I ristoratori sono stufi di «tenere le distanze»

Il presidente di Gastrosuisse chiede ulteriori allentamenti, soprattutto per quanto riguarda la distanza sociale

Per il settore le attuali disposizioni generano ogni settimana perdite per duecento milioni di franchi

ZURIGO - Da un giorno all'altro nelle scuole la distanza di sicurezza di due metri non esiste più. Una decisione della Confederazione che ha fatto infuriare Casimir Platzer, presidente di Gastrosuisse.

Insomma, ora i ristoratori si sentono presi in giro, come scrive il Blick. Per il settore le attuali disposizioni generano una perdita settimanale di duecento milioni di franchi.

Ecco dunque che Platzer torna all'attacco e chiede al Governo federale ulteriori allentamenti. In primis si parla, appunto, della distanza di sicurezza: Gastrosuisse vuole che i due metri siano una raccomandazione e non un obbligo. In caso che tale distanza non possa essere rispettata, l'associazione si dice pronta a registrare i dati di contatto dei clienti.

Poi si parla degli orari di chiusura: per Platzer non è possibile che ristoranti, bar e discoteche debbano chiudere a mezzanotte, quando successivamente la clientela si riunisce altrove negli spazi pubblici.

Infine, il settore chiede che nei bar le consumazioni possano avvenire anche in piedi.
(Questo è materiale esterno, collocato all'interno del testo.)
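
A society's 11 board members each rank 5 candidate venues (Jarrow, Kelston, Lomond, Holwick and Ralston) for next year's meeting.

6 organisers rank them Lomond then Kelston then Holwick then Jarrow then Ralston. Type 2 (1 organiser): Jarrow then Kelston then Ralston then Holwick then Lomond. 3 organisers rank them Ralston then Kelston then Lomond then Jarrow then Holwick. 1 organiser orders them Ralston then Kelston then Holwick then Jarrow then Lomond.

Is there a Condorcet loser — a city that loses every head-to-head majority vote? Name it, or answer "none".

Ralston

Pairwise majorities:
Jarrow vs Kelston: Jarrow is ranked higher on 1 ballot, Kelston on 10. Kelston wins 10–1.
Jarrow–Lomond: Lomond 9–2.
Jarrow vs Holwick: 4 to 7, Holwick.
Jarrow vs Ralston: Jarrow wins 7–4.
Kelston vs Lomond: Lomond wins 6–5.
Kelston vs Holwick: Kelston, 11–0.
Kelston vs Ralston: Kelston preferred on 6+1 = 7 ballots; Kelston wins 7–4.
Lomond vs Holwick: Lomond wins 9–2.
Lomond–Ralston: Lomond 6–5.
Holwick–Ralston: Holwick 6–5.
Ralston loses to every other city — it is the Condorcet loser.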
Attualmente i clienti devono infatti stare seduti.

Il Consiglio federale valuterà ulteriori allentamenti nella sua seduta del prossimo 24 giugno. Ma per Platzer è troppo tardi: «È inaccettabile che dobbiamo aspettare fino al 24 giugno per disposizioni che potrebbero poi scattare il 6 luglio» afferma ancora dalle colonne della testata d'oltre San Gottardo.